空き家を流通させることで、建物を長持ちさせ住宅の平均寿命を延ばすことにもつながります。

ただし、20代、30代の人口が減っているのにも関わらず、下図のとおり新築着工統計は減っていません

住宅着工統計(国土交通省)より作成

平成21年には、リーマンショックにより28%の減と大幅に新築着工数が減っていますが、その後は回復傾向にあり、予想に反して増加しています。

ただ、現在のコロナウィルスによる世界経済の打撃はリーマンショックを軽く超えるとされ、全く先行きが不透明な状況で、住宅産業についても、かなりの冷え込みが予想されます。

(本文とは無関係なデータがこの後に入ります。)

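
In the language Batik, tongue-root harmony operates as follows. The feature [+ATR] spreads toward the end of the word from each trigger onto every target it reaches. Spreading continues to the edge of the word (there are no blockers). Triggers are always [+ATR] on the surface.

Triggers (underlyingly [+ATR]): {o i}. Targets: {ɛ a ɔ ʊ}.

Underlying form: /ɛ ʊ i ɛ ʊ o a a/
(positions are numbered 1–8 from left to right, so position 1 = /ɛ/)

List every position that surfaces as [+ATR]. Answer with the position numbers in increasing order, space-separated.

From /i/ at 3 rightward: 4 /ɛ/ → [+ATR]; 5 /ʊ/ → [+ATR]; 6 /o/ is itself a trigger — this domain ends here.
From /o/ at 6 rightward: 7 /a/ → [+ATR]; 8 /a/ → [+ATR]; word edge.
Targets with no active source: positions 1 2 stay [-ATR].

3 4 5 6 7 8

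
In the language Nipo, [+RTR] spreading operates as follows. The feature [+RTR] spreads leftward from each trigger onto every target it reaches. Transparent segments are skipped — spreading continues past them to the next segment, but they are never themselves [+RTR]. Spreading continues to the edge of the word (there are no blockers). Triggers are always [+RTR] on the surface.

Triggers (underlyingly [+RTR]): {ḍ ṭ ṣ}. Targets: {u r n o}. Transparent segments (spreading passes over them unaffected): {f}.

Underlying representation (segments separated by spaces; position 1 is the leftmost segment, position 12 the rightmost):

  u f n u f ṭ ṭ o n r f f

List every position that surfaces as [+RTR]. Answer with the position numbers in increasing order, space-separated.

From /ṭ/ at 6 leftward: 5 /f/ transparent; 4 /u/ → [+RTR]; 3 /n/ → [+RTR]; 2 /f/ transparent; 1 /u/ → [+RTR]; word edge.
From /ṭ/ at 7 leftward: 6 /ṭ/ is itself a trigger — this domain ends here.
Targets with no active source: positions 8 9 10 stay [-emphatic].

1 3 4 6 7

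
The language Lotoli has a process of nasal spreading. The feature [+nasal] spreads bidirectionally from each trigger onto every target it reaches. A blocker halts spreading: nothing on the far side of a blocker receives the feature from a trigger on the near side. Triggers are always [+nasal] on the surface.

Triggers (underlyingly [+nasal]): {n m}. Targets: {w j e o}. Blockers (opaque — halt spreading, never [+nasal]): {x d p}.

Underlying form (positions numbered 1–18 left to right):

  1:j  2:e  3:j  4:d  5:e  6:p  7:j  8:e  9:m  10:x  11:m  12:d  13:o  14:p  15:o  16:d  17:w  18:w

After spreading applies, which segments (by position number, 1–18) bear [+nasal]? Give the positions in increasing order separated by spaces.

From /m/ at 9 rightward: 10 /x/ blocks.
From /m/ at 9 leftward: 8 /e/ → [+nasal]; 7 /j/ → [+nasal]; 6 /p/ blocks.
From /m/ at 11 rightward: 12 /d/ blocks.
From /m/ at 11 leftward: 10 /x/ blocks.
Targets with no active source: positions 1 2 3 5 13 15 17 18 stay [-nasal].

7 8 9 11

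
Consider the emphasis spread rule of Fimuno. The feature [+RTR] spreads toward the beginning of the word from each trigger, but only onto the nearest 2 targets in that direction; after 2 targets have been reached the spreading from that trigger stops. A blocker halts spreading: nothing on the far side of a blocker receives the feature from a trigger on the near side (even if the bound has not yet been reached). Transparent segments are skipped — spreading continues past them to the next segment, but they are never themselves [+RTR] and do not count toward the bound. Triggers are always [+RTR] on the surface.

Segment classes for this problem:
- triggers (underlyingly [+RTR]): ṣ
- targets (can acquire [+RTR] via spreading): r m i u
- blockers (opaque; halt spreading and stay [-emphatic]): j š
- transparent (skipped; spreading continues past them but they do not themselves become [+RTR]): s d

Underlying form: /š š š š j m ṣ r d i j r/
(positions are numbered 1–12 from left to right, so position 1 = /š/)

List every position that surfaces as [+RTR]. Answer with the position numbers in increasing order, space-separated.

6 7

From /ṣ/ at 7 leftward: 6 /m/ → [+RTR]; 5 /j/ blocks.
Targets with no active source: positions 8 10 12 stay [-emphatic].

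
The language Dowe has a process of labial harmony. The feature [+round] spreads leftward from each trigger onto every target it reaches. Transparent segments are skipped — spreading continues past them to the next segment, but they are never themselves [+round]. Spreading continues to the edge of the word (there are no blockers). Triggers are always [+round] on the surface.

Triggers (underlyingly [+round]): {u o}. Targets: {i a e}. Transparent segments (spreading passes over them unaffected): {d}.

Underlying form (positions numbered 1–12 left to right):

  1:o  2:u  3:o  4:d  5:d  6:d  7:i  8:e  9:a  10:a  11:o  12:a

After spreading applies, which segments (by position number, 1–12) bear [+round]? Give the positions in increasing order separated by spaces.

1 2 3 7 8 9 10 11

From /o/ at 1 leftward: word edge.
From /u/ at 2 leftward: 1 /o/ is itself a trigger — this domain ends here.
From /o/ at 3 leftward: 2 /u/ is itself a trigger — this domain ends here.
From /o/ at 11 leftward: 10 /a/ → [+round]; 9 /a/ → [+round]; 8 /e/ → [+round]; 7 /i/ → [+round]; 6 /d/ transparent; 5 /d/ transparent; 4 /d/ transparent; 3 /o/ is itself a trigger — this domain ends here.
Target with no active source: position 12 stays [-round].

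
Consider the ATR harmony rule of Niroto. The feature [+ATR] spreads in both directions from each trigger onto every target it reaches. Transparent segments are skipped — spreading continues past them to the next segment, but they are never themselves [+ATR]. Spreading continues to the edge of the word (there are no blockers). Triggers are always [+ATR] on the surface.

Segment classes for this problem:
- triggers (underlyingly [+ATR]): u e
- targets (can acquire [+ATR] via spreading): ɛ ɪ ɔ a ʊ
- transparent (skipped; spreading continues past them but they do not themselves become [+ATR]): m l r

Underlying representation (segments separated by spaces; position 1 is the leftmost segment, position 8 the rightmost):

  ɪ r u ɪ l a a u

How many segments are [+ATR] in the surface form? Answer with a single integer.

6

From /u/ at 3 rightward: 4 /ɪ/ → [+ATR]; 5 /l/ transparent; 6 /a/ → [+ATR]; 7 /a/ → [+ATR]; 8 /u/ is itself a trigger — this domain ends here.
From /u/ at 3 leftward: 2 /r/ transparent; 1 /ɪ/ → [+ATR]; word edge.
From /u/ at 8 rightward: word edge.
From /u/ at 8 leftward: 7 /a/ → [+ATR]; 6 /a/ → [+ATR]; 5 /l/ transparent; 4 /ɪ/ → [+ATR]; 3 /u/ is itself a trigger — this domain ends here.
[+ATR] positions on the surface: 1 3 4 6 7 8.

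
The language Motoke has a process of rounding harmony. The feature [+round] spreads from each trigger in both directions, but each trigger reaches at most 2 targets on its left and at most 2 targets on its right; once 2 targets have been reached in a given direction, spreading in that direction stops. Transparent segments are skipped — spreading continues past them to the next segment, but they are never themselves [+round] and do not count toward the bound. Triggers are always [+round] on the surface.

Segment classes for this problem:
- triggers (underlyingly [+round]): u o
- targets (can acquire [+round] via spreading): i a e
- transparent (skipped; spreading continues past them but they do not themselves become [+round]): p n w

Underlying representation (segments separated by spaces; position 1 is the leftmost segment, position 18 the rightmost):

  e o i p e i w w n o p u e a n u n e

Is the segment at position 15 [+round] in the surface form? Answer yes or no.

no

From /o/ at 2 rightward: 3 /i/ → [+round]; 4 /p/ transparent; 5 /e/ → [+round]; bound reached.
From /o/ at 2 leftward: 1 /e/ → [+round]; word edge.
From /o/ at 10 rightward: 11 /p/ transparent; 12 /u/ is itself a trigger — this domain ends here.
From /o/ at 10 leftward: 9 /n/ transparent; 8 /w/ transparent; 7 /w/ transparent; 6 /i/ → [+round]; 5 /e/ → [+round]; bound reached.
From /u/ at 12 rightward: 13 /e/ → [+round]; 14 /a/ → [+round]; bound reached.
From /u/ at 12 leftward: 11 /p/ transparent; 10 /o/ is itself a trigger — this domain ends here.
From /u/ at 16 rightward: 17 /n/ transparent; 18 /e/ → [+round]; word edge.
From /u/ at 16 leftward: 15 /n/ transparent; 14 /a/ → [+round]; 13 /e/ → [+round]; bound reached.
[+round] positions on the surface: 1 2 3 5 6 10 12 13 14 16 18.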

今後は、中古住宅やローコスト住宅、リフォーム事業がさらに注目されるものと思われます。

国としても、景気の動向を見ながらリフォーム事業のさらなる充実が勧められていくのではないでしょうか。

日本の木造住宅の本当の寿命は?

では、本題である、木造住宅の本当の寿命ですが・・・

残念ながら何年という定義はありません。

ただ、『現在の日本の木造住宅は本当の寿命で壊していない。』

というのはたしかです。

今後は、建物の点検をしっかりとして、長持ちさせることが重要です。

国は、長期優良住宅を創設する際に、200年持たせる住宅を目指していました。しかし、さすがに200年は無謀です。

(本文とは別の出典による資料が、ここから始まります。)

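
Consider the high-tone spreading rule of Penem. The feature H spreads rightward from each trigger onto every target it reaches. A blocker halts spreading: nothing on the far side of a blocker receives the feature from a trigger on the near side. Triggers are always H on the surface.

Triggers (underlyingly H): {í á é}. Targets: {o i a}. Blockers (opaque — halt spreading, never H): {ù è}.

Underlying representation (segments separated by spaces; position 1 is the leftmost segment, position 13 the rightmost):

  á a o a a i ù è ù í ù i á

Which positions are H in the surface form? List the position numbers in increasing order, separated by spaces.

1 2 3 4 5 6 10 13

From /á/ at 1 rightward: 2 /a/ → H; 3 /o/ → H; 4 /a/ → H; 5 /a/ → H; 6 /i/ → H; 7 /ù/ blocks.
From /í/ at 10 rightward: 11 /ù/ blocks.
From /á/ at 13 rightward: word edge.
Target with no active source: position 12 stays [-high tone].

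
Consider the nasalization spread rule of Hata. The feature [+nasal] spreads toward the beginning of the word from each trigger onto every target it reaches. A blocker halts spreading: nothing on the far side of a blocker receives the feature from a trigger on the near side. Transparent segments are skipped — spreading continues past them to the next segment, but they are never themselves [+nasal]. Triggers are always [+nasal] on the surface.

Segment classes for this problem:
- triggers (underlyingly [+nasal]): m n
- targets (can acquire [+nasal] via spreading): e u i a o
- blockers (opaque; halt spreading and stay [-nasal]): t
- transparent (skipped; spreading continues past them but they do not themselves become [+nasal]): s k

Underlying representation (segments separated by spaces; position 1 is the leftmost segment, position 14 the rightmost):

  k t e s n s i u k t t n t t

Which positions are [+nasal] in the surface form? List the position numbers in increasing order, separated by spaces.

3 5 12

From /n/ at 5 leftward: 4 /s/ transparent; 3 /e/ → [+nasal]; 2 /t/ blocks.
From /n/ at 12 leftward: 11 /t/ blocks.
Targets with no active source: positions 7 8 stay [-nasal].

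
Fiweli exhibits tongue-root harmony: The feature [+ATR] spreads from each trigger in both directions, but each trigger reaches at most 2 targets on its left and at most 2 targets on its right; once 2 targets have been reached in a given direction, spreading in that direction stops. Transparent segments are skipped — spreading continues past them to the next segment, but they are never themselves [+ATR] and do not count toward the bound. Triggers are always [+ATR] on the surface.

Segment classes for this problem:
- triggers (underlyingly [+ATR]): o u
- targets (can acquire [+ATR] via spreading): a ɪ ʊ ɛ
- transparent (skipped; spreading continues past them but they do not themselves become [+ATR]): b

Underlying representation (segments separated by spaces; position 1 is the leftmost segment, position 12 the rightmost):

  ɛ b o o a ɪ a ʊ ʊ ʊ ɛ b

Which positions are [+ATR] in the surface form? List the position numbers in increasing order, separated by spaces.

1 3 4 5 6

From /o/ at 3 rightward: 4 /o/ is itself a trigger — this domain ends here.
From /o/ at 3 leftward: 2 /b/ transparent; 1 /ɛ/ → [+ATR]; word edge.
From /o/ at 4 rightward: 5 /a/ → [+ATR]; 6 /ɪ/ → [+ATR]; bound reached.
From /o/ at 4 leftward: 3 /o/ is itself a trigger — this domain ends here.
Targets with no active source: positions 7 8 9 10 11 stay [-ATR].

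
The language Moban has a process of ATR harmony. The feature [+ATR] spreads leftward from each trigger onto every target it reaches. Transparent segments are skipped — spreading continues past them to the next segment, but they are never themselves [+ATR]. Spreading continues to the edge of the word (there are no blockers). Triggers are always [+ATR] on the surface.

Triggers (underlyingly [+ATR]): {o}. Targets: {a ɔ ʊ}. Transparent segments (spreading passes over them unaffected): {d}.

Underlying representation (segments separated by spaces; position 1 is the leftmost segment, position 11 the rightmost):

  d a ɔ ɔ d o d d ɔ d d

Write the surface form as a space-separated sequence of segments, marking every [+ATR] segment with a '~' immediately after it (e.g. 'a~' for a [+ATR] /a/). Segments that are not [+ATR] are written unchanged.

d a~ ɔ~ ɔ~ d o~ d d ɔ d d

From /o/ at 6 leftward: 5 /d/ transparent; 4 /ɔ/ → [+ATR]; 3 /ɔ/ → [+ATR]; 2 /a/ → [+ATR]; 1 /d/ transparent; word edge.
Target with no active source: position 9 stays [-ATR].
[+ATR] positions on the surface: 2 3 4 6.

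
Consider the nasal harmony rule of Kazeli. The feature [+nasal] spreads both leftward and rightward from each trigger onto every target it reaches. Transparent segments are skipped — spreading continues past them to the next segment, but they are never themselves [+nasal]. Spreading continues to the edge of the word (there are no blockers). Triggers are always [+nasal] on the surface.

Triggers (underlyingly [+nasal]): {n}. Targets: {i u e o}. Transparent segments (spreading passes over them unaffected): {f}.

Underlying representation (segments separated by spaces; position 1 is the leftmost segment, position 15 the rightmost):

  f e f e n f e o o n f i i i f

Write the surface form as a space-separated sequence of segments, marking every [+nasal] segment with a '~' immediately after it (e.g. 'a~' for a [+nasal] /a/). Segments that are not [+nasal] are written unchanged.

f e~ f e~ n~ f e~ o~ o~ n~ f i~ i~ i~ f

From /n/ at 5 rightward: 6 /f/ transparent; 7 /e/ → [+nasal]; 8 /o/ → [+nasal]; 9 /o/ → [+nasal]; 10 /n/ is itself a trigger — this domain ends here.
From /n/ at 5 leftward: 4 /e/ → [+nasal]; 3 /f/ transparent; 2 /e/ → [+nasal]; 1 /f/ transparent; word edge.
From /n/ at 10 rightward: 11 /f/ transparent; 12 /i/ → [+nasal]; 13 /i/ → [+nasal]; 14 /i/ → [+nasal]; 15 /f/ transparent; word edge.
From /n/ at 10 leftward: 9 /o/ → [+nasal]; 8 /o/ → [+nasal]; 7 /e/ → [+nasal]; 6 /f/ transparent; 5 /n/ is itself a trigger — this domain ends here.
[+nasal] positions on the surface: 2 4 5 7 8 9 10 12 13 14.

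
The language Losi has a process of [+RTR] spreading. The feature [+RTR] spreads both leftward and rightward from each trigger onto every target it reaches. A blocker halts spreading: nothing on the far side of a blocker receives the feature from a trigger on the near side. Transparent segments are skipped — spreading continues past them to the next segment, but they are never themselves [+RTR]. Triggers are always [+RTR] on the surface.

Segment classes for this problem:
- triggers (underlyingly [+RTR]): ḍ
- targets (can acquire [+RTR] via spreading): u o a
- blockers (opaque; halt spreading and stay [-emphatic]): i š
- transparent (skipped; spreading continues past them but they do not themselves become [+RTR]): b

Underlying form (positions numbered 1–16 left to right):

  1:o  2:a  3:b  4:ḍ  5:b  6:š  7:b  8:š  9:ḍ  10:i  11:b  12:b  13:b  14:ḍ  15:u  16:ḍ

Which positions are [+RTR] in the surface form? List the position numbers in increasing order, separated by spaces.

From /ḍ/ at 4 rightward: 5 /b/ transparent; 6 /š/ blocks.
From /ḍ/ at 4 leftward: 3 /b/ transparent; 2 /a/ → [+RTR]; 1 /o/ → [+RTR]; word edge.
From /ḍ/ at 9 rightward: 10 /i/ blocks.
From /ḍ/ at 9 leftward: 8 /š/ blocks.
From /ḍ/ at 14 rightward: 15 /u/ → [+RTR]; 16 /ḍ/ is itself a trigger — this domain ends here.
From /ḍ/ at 14 leftward: 13 /b/ transparent; 12 /b/ transparent; 11 /b/ transparent; 10 /i/ blocks.
From /ḍ/ at 16 rightward: word edge.
From /ḍ/ at 16 leftward: 15 /u/ → [+RTR]; 14 /ḍ/ is itself a trigger — this domain ends here.

1 2 4 9 14 15 16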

日本の気候と人が住んで生活をしなければならないことを考えれば、住宅は、100年程度が限界でしょう。

人生100年時代を迎えようとしている現在、住宅100年時代を目指して、住む人の定期的な点検の責務をもって取り組んでいくことが必要です。

まとめ

木造住宅の減価償却の法定耐用年数は、『22年』です。

中古住宅市場においても、一般的に20年程度で、住宅の価値はほぼ『0』とされてしまいます。

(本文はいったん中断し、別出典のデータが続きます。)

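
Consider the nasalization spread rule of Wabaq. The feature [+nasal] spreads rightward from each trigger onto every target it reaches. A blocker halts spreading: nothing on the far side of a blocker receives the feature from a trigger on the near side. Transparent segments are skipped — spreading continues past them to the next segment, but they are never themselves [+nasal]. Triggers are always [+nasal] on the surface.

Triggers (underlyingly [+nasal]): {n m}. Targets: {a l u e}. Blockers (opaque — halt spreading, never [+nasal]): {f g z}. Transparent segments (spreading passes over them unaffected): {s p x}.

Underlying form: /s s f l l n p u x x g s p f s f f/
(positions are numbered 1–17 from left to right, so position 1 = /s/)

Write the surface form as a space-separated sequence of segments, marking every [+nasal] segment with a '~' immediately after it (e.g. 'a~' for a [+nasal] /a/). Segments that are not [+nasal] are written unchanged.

s s f l l n~ p u~ x x g s p f s f f

From /n/ at 6 rightward: 7 /p/ transparent; 8 /u/ → [+nasal]; 9 /x/ transparent; 10 /x/ transparent; 11 /g/ blocks.
Targets with no active source: positions 4 5 stay [-nasal].
[+nasal] positions on the surface: 6 8.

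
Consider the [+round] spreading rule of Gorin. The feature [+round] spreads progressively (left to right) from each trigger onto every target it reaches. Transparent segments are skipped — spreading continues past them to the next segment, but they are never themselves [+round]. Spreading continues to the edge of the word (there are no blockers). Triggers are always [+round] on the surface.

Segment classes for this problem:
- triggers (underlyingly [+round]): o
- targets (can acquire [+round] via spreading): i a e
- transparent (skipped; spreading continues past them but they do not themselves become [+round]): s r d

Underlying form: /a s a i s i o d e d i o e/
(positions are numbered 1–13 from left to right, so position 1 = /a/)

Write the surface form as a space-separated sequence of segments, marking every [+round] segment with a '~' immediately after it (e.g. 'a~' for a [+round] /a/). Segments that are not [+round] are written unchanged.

a s a i s i o~ d e~ d i~ o~ e~

From /o/ at 7 rightward: 8 /d/ transparent; 9 /e/ → [+round]; 10 /d/ transparent; 11 /i/ → [+round]; 12 /o/ is itself a trigger — this domain ends here.
From /o/ at 12 rightward: 13 /e/ → [+round]; word edge.
Targets with no active source: positions 1 3 4 6 stay [-round].
[+round] positions on the surface: 7 9 11 12 13.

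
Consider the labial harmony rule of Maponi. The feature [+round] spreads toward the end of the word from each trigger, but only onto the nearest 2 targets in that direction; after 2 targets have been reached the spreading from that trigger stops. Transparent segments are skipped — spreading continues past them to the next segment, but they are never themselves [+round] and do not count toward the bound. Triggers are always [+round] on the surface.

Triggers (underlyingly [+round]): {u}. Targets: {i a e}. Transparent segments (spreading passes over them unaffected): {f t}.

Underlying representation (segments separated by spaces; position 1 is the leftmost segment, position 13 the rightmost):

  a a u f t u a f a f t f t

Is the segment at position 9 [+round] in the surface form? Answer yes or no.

From /u/ at 3 rightward: 4 /f/ transparent; 5 /t/ transparent; 6 /u/ is itself a trigger — this domain ends here.
From /u/ at 6 rightward: 7 /a/ → [+round]; 8 /f/ transparent; 9 /a/ → [+round]; bound reached.
Targets with no active source: positions 1 2 stay [-round].
[+round] positions on the surface: 3 6 7 9.

yes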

しかし、固定資産税評価額は、築27年まで、減っていったあとは、解体するまで一定の評価額は残り、価値としてなくなるわけではありません。

さまざまな要因により、日本の住宅は、30年程度で建て替えられていますが、環境保全や社会情勢からも、今後は定期点検を行い、住宅100年時代をすすめていくことが必要です。

ぜひ、住宅取得後は、住宅所有者の責務として、長持ちする快適な住宅を維持するようにしていただければと思います。